For me, this carelessness, while it is an indication of the general outrage that we all feel about this wanton child murder, compromises Tapiwa’s right to a dignified memory and points again to our society’s disregard of children’s right to dignity. Which brings me to the question that I want us to interrogate. Who are these people who live in our houses and are called children?

These are little trusting, defenceless human beings whom we bring into this world in the name of wanting to be parents. They look up to us to rear them, teach them how to go through the different stages of life and more importantly to protect them. All they want is a chance to grow up and reach their full potential.

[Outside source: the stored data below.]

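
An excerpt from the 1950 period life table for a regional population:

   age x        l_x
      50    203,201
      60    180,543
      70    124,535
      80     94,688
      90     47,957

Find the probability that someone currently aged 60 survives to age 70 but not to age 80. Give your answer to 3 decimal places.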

Unfortunately, because we have over the years learnt selfishness and lost most of the natural empathy in us, we fail in the duty to protect. We forget that these human beings called children represent our continuity and that we don’t have a right to abuse, rape and kill them simply because we can.

We can advance in science, we can end Aids by 2030, and send a hundred men and women into space but until we learn to protect those who are weaker than us, those from whom we have little to gain but much to give, we will continue to fail the human race.

Nelson Mandela, the late African icon, put it aptly when he said “there can be no keener revelation of a society’s soul than the way it treats its children”. What does Tapiwa Makore’s death reveal about our soul as the Zimbabwean society?